Abstract:Understanding traffic density from large-scale web camera (webcam) videos is a challenging problem because such videos have low spatial and temporal resolution, high occlusion and large perspective. To deeply understand traffic density, we explore both deep learning based and optimization based methods. To avoid individual vehicle detection and tracking, both methods map the image into vehicle density map, one based on rank constrained regression and the other one based on fully convolution networks (FCN). The regression based method learns different weights for different blocks in the image to increase freedom degrees of weights and embed perspective information. The FCN based method jointly estimates vehicle density map and vehicle count with a residual learning framework to perform end-to-end dense prediction, allowing arbitrary image resolution, and adapting to different vehicle scales and perspectives.
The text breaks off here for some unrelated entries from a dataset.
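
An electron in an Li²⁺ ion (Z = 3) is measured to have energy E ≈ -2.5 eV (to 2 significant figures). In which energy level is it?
n = 7

The exact energy levels follow E_n = -13.6057 Z² / n² eV with Z = 3.

The measured value (-2.5 eV) is reported to only 2 significant figures, so we must test candidate n values and see which one matches to that precision.

Candidate energies:
  n = 5:  E = -13.6057 × 3² / 5² = -4.89805 eV
  n = 6:  E = -13.6057 × 3² / 6² = -3.40143 eV
  n = 7:  E = -13.6057 × 3² / 7² = -2.49901 eV  ← matches
  n = 8:  E = -13.6057 × 3² / 8² = -1.91330 eV
  n = 9:  E = -13.6057 × 3² / 9² = -1.51174 eV

Checking against the measurement of -2.5 eV (2 sig figs), only n = 7 agrees:
E_7 = -2.49901 eV, which rounds to -2.5 eV ✓

Therefore n = 7.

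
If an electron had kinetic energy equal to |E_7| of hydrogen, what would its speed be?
3.13e+05 m/s (or 0.1042% of c)

The binding energy at n = 7 for hydrogen is:
E_7 = -13.6057/7² = -0.277667 eV
|E_7| = 0.277667 eV

Convert to Joules:
KE = 0.277667 eV × (1.602177 × 10⁻¹⁹ J/eV) = 4.4487e-20 J

Using KE = ½mv²:
v = √(2·KE/m_e)
v = √(2 × 4.4487e-20 J / 9.10938 × 10⁻³¹ kg)
v = 3.13e+05 m/s

This is approximately 0.1042% the speed of light.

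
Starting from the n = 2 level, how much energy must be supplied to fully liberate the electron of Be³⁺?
54.4228 eV

The ionization energy is the energy needed to remove the electron completely (n → ∞).

For a hydrogen-like ion with Z = 4, E_n = -13.6057 Z² / n² eV.

At n = 2: E_2 = -13.6057 × 4² / 2² = -54.4228000 eV
At n = ∞: E_∞ = 0 eV

Ionization energy = E_∞ - E_2 = 0 - (-54.4228000) = 54.4228000 eV
Ionization energy ≈ 54.4228 eV

This is also called the binding energy of the electron in state n = 2.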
We analyze and compare both methods, and get insights from optimization based method to improve deep model. Since existing datasets do not cover all the challenges in our work, we collected and labelled a large-scale traffic video dataset, containing 60 million frames from 212 webcams. Both methods are extensively evaluated and compared on different counting tasks and datasets. FCN based method significantly reduces the mean absolute error from 10.99 to 5.31 on the public dataset TRANCOS compared with the state-of-the-art baseline.